The Court of Appeal has recently ruled that a hospital had no lawful power to restrain a patient in hospital against his or her wishes, notwithstanding that the restraint may have been in the patient’s best interests.
The Court held that hospitals and health care institutions are not entitled to prevent patients from discharging themselves or taking decisions regarding their own care without appropriate lawful authority.
Facts of the case
In AC v CUH  IECA 217, AC had been admitted to hospital following falls which had resulted in multiple hip fractures. The treating team had become increasingly concerned about AC’s welfare and noted that AC was suffering from senile dementia. The hospital also had concerns about how her children were interacting with AC and about how AC’s discharge was to be managed. The hospital was of the view that AC required a high degree of post-discharge care and that she lacked the necessary capacity to make decisions regarding her care. Notwithstanding AC’s express desire to leave hospital, the hospital refused to discharge her.

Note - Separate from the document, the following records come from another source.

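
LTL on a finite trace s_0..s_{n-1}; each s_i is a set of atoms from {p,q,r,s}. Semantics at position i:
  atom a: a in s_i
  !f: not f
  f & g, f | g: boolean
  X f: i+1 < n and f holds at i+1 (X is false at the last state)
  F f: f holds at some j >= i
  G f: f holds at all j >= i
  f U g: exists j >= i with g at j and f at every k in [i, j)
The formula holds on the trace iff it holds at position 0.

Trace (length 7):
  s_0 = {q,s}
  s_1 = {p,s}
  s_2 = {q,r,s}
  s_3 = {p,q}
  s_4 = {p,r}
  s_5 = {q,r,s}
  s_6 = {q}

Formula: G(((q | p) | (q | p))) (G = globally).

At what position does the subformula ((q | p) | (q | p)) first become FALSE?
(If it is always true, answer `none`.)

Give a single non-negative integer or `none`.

Answer: none

Derivation:
s_0={q,s}: ((q | p) | (q | p))=True (q | p)=True q=True p=False
s_1={p,s}: ((q | p) | (q | p))=True (q | p)=True q=False p=True
s_2={q,r,s}: ((q | p) | (q | p))=True (q | p)=True q=True p=False
s_3={p,q}: ((q | p) | (q | p))=True (q | p)=True q=True p=True
s_4={p,r}: ((q | p) | (q | p))=True (q | p)=True q=False p=True
s_5={q,r,s}: ((q | p) | (q | p))=True (q | p)=True q=True p=False
s_6={q}: ((q | p) | (q | p))=True (q | p)=True q=True p=False
G(((q | p) | (q | p))) holds globally = True
No violation — formula holds at every position.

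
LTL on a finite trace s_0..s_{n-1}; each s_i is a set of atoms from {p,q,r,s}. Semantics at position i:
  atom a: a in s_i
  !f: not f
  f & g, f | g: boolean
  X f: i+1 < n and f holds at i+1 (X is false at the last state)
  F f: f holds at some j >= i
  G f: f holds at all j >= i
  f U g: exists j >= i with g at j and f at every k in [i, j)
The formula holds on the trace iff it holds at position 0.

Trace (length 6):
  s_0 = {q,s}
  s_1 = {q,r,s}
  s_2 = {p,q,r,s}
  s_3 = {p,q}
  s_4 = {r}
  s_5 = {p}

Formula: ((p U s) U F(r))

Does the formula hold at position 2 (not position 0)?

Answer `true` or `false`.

s_0={q,s}: ((p U s) U F(r))=True (p U s)=True p=False s=True F(r)=True r=False
s_1={q,r,s}: ((p U s) U F(r))=True (p U s)=True p=False s=True F(r)=True r=True
s_2={p,q,r,s}: ((p U s) U F(r))=True (p U s)=True p=True s=True F(r)=True r=True
s_3={p,q}: ((p U s) U F(r))=True (p U s)=False p=True s=False F(r)=True r=False
s_4={r}: ((p U s) U F(r))=True (p U s)=False p=False s=False F(r)=True r=True
s_5={p}: ((p U s) U F(r))=False (p U s)=False p=True s=False F(r)=False r=False
Evaluating at position 2: result = True

Answer: true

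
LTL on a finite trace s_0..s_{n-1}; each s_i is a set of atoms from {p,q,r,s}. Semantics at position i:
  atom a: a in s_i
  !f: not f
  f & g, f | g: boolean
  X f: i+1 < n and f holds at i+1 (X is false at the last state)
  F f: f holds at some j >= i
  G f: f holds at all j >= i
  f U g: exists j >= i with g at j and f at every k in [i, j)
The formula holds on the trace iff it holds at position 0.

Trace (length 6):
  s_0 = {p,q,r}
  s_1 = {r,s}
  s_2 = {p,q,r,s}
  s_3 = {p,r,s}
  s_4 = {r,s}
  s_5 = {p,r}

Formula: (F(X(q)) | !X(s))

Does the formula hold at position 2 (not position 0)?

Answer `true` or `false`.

Answer: false

Derivation:
s_0={p,q,r}: (F(X(q)) | !X(s))=True F(X(q))=True X(q)=False q=True !X(s)=False X(s)=True s=False
s_1={r,s}: (F(X(q)) | !X(s))=True F(X(q))=True X(q)=True q=False !X(s)=False X(s)=True s=True
s_2={p,q,r,s}: (F(X(q)) | !X(s))=False F(X(q))=False X(q)=False q=True !X(s)=False X(s)=True s=True
s_3={p,r,s}: (F(X(q)) | !X(s))=False F(X(q))=False X(q)=False q=False !X(s)=False X(s)=True s=True
s_4={r,s}: (F(X(q)) | !X(s))=True F(X(q))=False X(q)=False q=False !X(s)=True X(s)=False s=True
s_5={p,r}: (F(X(q)) | !X(s))=True F(X(q))=False X(q)=False q=False !X(s)=True X(s)=False s=False
Evaluating at position 2: result = False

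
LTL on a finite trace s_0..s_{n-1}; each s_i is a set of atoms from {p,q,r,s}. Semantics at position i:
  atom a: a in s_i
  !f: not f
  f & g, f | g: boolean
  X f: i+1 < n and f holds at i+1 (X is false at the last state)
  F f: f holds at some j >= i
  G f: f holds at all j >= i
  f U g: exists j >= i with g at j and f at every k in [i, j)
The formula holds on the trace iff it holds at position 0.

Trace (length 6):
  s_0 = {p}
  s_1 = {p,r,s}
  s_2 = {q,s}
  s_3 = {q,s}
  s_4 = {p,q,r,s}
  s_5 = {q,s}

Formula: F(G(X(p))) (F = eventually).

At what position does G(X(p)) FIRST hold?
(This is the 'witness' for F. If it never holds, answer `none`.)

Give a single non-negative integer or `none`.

Answer: none

Derivation:
s_0={p}: G(X(p))=False X(p)=True p=True
s_1={p,r,s}: G(X(p))=False X(p)=False p=True
s_2={q,s}: G(X(p))=False X(p)=False p=False
s_3={q,s}: G(X(p))=False X(p)=True p=False
s_4={p,q,r,s}: G(X(p))=False X(p)=False p=True
s_5={q,s}: G(X(p))=False X(p)=False p=False
F(G(X(p))) does not hold (no witness exists).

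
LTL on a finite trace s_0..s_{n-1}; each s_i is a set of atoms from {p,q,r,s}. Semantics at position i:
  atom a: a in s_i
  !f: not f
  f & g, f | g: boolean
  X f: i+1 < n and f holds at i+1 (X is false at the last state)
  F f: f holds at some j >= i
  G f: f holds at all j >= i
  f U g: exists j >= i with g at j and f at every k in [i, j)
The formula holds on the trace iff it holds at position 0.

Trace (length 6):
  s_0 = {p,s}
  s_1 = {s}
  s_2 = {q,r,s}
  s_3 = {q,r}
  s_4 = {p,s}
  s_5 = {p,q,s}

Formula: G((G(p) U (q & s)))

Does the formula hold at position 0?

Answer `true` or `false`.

Answer: false

Derivation:
s_0={p,s}: G((G(p) U (q & s)))=False (G(p) U (q & s))=False G(p)=False p=True (q & s)=False q=False s=True
s_1={s}: G((G(p) U (q & s)))=False (G(p) U (q & s))=False G(p)=False p=False (q & s)=False q=False s=True
s_2={q,r,s}: G((G(p) U (q & s)))=False (G(p) U (q & s))=True G(p)=False p=False (q & s)=True q=True s=True
s_3={q,r}: G((G(p) U (q & s)))=False (G(p) U (q & s))=False G(p)=False p=False (q & s)=False q=True s=False
s_4={p,s}: G((G(p) U (q & s)))=True (G(p) U (q & s))=True G(p)=True p=True (q & s)=False q=False s=True
s_5={p,q,s}: G((G(p) U (q & s)))=True (G(p) U (q & s))=True G(p)=True p=True (q & s)=True q=True s=True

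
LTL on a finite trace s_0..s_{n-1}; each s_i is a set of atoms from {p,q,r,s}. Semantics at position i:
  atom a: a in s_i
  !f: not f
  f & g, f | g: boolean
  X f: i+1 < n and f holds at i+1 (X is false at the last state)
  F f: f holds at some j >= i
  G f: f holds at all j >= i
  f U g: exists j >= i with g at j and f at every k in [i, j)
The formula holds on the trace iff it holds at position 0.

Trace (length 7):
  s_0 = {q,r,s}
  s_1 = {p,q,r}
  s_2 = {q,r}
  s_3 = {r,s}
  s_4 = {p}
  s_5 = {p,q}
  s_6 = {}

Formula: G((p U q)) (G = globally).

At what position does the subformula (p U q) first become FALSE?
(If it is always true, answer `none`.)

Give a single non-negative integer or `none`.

s_0={q,r,s}: (p U q)=True p=False q=True
s_1={p,q,r}: (p U q)=True p=True q=True
s_2={q,r}: (p U q)=True p=False q=True
s_3={r,s}: (p U q)=False p=False q=False
s_4={p}: (p U q)=True p=True q=False
s_5={p,q}: (p U q)=True p=True q=True
s_6={}: (p U q)=False p=False q=False
G((p U q)) holds globally = False
First violation at position 3.

Answer: 3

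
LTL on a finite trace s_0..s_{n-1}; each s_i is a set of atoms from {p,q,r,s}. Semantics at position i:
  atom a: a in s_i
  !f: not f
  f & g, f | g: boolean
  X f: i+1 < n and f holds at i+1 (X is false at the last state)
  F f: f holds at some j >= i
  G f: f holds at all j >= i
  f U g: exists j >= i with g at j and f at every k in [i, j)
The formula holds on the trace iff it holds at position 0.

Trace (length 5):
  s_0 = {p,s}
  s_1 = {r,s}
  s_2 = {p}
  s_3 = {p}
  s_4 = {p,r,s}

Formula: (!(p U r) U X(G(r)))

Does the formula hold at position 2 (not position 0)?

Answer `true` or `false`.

s_0={p,s}: (!(p U r) U X(G(r)))=False !(p U r)=False (p U r)=True p=True r=False X(G(r))=False G(r)=False
s_1={r,s}: (!(p U r) U X(G(r)))=False !(p U r)=False (p U r)=True p=False r=True X(G(r))=False G(r)=False
s_2={p}: (!(p U r) U X(G(r)))=False !(p U r)=False (p U r)=True p=True r=False X(G(r))=False G(r)=False
s_3={p}: (!(p U r) U X(G(r)))=True !(p U r)=False (p U r)=True p=True r=False X(G(r))=True G(r)=False
s_4={p,r,s}: (!(p U r) U X(G(r)))=False !(p U r)=False (p U r)=True p=True r=True X(G(r))=False G(r)=True
Evaluating at position 2: result = False

Answer: false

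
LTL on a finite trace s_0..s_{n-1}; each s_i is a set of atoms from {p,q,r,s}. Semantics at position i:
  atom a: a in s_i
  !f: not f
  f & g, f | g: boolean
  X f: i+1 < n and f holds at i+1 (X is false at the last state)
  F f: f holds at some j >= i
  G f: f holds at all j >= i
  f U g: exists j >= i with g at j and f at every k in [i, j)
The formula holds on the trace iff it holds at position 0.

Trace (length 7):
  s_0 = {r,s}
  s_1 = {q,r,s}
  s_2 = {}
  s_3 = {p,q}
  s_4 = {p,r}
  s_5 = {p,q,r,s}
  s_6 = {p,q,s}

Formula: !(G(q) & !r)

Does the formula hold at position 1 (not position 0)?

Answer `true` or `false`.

Answer: true

Derivation:
s_0={r,s}: !(G(q) & !r)=True (G(q) & !r)=False G(q)=False q=False !r=False r=True
s_1={q,r,s}: !(G(q) & !r)=True (G(q) & !r)=False G(q)=False q=True !r=False r=True
s_2={}: !(G(q) & !r)=True (G(q) & !r)=False G(q)=False q=False !r=True r=False
s_3={p,q}: !(G(q) & !r)=True (G(q) & !r)=False G(q)=False q=True !r=True r=False
s_4={p,r}: !(G(q) & !r)=True (G(q) & !r)=False G(q)=False q=False !r=False r=True
s_5={p,q,r,s}: !(G(q) & !r)=True (G(q) & !r)=False G(q)=True q=True !r=False r=True
s_6={p,q,s}: !(G(q) & !r)=False (G(q) & !r)=True G(q)=True q=True !r=True r=False
Evaluating at position 1: result = True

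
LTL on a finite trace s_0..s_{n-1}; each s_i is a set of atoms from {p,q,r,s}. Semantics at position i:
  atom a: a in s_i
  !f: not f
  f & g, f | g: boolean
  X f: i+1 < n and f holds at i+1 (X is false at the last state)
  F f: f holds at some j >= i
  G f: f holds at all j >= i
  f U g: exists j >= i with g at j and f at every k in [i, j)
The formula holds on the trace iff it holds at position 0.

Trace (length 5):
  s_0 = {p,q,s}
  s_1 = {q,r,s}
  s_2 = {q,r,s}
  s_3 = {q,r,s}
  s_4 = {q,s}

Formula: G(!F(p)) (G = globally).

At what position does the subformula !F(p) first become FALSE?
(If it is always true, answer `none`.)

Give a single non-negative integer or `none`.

Answer: 0

Derivation:
s_0={p,q,s}: !F(p)=False F(p)=True p=True
s_1={q,r,s}: !F(p)=True F(p)=False p=False
s_2={q,r,s}: !F(p)=True F(p)=False p=False
s_3={q,r,s}: !F(p)=True F(p)=False p=False
s_4={q,s}: !F(p)=True F(p)=False p=False
G(!F(p)) holds globally = False
First violation at position 0.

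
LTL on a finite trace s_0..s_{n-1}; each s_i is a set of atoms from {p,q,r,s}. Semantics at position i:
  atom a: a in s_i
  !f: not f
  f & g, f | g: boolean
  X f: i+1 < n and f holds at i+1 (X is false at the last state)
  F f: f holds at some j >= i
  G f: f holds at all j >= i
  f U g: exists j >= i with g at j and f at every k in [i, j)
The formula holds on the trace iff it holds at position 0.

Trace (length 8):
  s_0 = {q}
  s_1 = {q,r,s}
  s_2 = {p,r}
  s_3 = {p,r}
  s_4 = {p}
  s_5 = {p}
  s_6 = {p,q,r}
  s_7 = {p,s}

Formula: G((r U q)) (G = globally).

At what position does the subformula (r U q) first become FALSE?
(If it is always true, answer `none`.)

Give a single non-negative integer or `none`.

s_0={q}: (r U q)=True r=False q=True
s_1={q,r,s}: (r U q)=True r=True q=True
s_2={p,r}: (r U q)=False r=True q=False
s_3={p,r}: (r U q)=False r=True q=False
s_4={p}: (r U q)=False r=False q=False
s_5={p}: (r U q)=False r=False q=False
s_6={p,q,r}: (r U q)=True r=True q=True
s_7={p,s}: (r U q)=False r=False q=False
G((r U q)) holds globally = False
First violation at position 2.

Answer: 2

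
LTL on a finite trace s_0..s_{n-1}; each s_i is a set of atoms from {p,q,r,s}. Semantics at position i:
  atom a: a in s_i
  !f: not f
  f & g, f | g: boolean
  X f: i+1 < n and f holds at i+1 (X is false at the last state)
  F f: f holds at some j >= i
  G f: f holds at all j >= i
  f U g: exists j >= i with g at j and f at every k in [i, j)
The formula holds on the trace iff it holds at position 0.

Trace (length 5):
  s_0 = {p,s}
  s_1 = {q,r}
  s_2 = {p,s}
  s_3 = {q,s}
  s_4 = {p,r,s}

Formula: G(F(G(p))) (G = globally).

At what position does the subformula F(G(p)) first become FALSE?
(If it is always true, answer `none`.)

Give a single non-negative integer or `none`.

s_0={p,s}: F(G(p))=True G(p)=False p=True
s_1={q,r}: F(G(p))=True G(p)=False p=False
s_2={p,s}: F(G(p))=True G(p)=False p=True
s_3={q,s}: F(G(p))=True G(p)=False p=False
s_4={p,r,s}: F(G(p))=True G(p)=True p=True
G(F(G(p))) holds globally = True
No violation — formula holds at every position.

Answer: none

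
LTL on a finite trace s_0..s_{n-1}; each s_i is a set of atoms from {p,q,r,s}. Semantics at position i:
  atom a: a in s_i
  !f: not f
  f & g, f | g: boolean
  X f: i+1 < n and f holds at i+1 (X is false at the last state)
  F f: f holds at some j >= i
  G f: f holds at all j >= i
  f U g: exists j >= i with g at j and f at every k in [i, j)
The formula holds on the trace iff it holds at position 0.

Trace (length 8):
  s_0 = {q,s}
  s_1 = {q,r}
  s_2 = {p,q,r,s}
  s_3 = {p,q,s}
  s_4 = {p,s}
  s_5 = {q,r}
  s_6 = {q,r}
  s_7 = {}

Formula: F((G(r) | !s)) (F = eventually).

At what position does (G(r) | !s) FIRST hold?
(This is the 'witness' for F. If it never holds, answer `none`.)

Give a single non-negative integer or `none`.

Answer: 1

Derivation:
s_0={q,s}: (G(r) | !s)=False G(r)=False r=False !s=False s=True
s_1={q,r}: (G(r) | !s)=True G(r)=False r=True !s=True s=False
s_2={p,q,r,s}: (G(r) | !s)=False G(r)=False r=True !s=False s=True
s_3={p,q,s}: (G(r) | !s)=False G(r)=False r=False !s=False s=True
s_4={p,s}: (G(r) | !s)=False G(r)=False r=False !s=False s=True
s_5={q,r}: (G(r) | !s)=True G(r)=False r=True !s=True s=False
s_6={q,r}: (G(r) | !s)=True G(r)=False r=True !s=True s=False
s_7={}: (G(r) | !s)=True G(r)=False r=False !s=True s=False
F((G(r) | !s)) holds; first witness at position 1.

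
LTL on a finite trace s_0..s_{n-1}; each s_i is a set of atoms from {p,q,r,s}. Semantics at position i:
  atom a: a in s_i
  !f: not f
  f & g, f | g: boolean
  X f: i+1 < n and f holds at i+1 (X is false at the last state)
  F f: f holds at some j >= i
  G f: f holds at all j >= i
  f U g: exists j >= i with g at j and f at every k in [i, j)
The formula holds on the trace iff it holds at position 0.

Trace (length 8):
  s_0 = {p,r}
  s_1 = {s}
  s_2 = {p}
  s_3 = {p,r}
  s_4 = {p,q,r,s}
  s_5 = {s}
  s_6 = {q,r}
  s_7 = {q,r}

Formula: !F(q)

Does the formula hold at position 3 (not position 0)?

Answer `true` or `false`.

Answer: false

Derivation:
s_0={p,r}: !F(q)=False F(q)=True q=False
s_1={s}: !F(q)=False F(q)=True q=False
s_2={p}: !F(q)=False F(q)=True q=False
s_3={p,r}: !F(q)=False F(q)=True q=False
s_4={p,q,r,s}: !F(q)=False F(q)=True q=True
s_5={s}: !F(q)=False F(q)=True q=False
s_6={q,r}: !F(q)=False F(q)=True q=True
s_7={q,r}: !F(q)=False F(q)=True q=True
Evaluating at position 3: result = False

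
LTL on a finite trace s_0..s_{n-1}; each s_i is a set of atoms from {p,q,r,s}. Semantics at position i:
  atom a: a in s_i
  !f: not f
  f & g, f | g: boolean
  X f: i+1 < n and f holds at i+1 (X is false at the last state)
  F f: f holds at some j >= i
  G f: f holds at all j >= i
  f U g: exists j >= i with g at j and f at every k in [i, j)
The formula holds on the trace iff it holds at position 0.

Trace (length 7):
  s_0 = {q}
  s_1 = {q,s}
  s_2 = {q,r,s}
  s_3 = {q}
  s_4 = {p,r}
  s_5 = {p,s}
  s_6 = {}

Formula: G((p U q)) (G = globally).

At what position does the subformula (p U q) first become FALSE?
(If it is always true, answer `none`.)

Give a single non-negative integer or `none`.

Answer: 4

Derivation:
s_0={q}: (p U q)=True p=False q=True
s_1={q,s}: (p U q)=True p=False q=True
s_2={q,r,s}: (p U q)=True p=False q=True
s_3={q}: (p U q)=True p=False q=True
s_4={p,r}: (p U q)=False p=True q=False
s_5={p,s}: (p U q)=False p=True q=False
s_6={}: (p U q)=False p=False q=False
G((p U q)) holds globally = False
First violation at position 4.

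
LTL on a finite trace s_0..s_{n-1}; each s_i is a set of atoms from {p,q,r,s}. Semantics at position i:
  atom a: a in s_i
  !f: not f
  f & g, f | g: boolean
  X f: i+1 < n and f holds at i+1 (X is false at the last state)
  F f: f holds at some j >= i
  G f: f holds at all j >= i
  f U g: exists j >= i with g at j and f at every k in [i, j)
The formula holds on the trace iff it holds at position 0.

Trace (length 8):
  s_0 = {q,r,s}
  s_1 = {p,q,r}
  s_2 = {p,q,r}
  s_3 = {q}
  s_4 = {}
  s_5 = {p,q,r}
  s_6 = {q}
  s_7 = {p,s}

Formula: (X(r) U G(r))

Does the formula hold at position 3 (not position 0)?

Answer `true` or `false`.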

AC’s son, PC, made two applications under Article 40 of the Constitution seeking inquiries into the lawfulness of the detention of AC by the hospital. The High Court found that AC was detained by the hospital in accordance with law and found that AC lacked the necessary capacity to take decisions in respect of her care. The High Court, in a subsequent sitting, made AC a ward of court. PC appealed the High Court decisions to the Court of Appeal.
Court of Appeal
The Court of Appeal (Hogan J giving judgment) overturned the judgments of the High Court and declared that AC’s detention by the hospital had been unlawful.
The Court of Appeal held that the hospital had no entitlement at law to prevent AC from leaving the hospital if that is what she wanted to do. The Court noted that there was no statutory power available to hospitals equivalent to s23 of the Mental Health Act 2001, which provides for the restraint of patients in psychiatric hospitals. The Court further held that there is no common law power to prevent a patient from leaving a hospital and, even if such common law power did exist, its constitutional status would be questionable.
In those circumstances, the Court held that her detention by the hospital was unlawful and she was entitled to a declaration to that effect.
Patient is sole decision maker
This case emphasises an important point, namely that there is no general power to detain a person in a medical institution even if it is in the patient’s best interests. Whilst hospitals and health care institutions are entitled to regulate their own affairs, including limiting access to patients, they are not entitled, without appropriate lawful authority, to prevent patients from discharging themselves or taking decisions regarding their own care. Therefore, unless the patient has been made a ward of court, an enduring power of attorney is in place in respect of the patient or a specific statutory power such as s23 of the Mental Health Act 2001 can be invoked, the patient is and remains the sole decision maker in respect of his or her own care.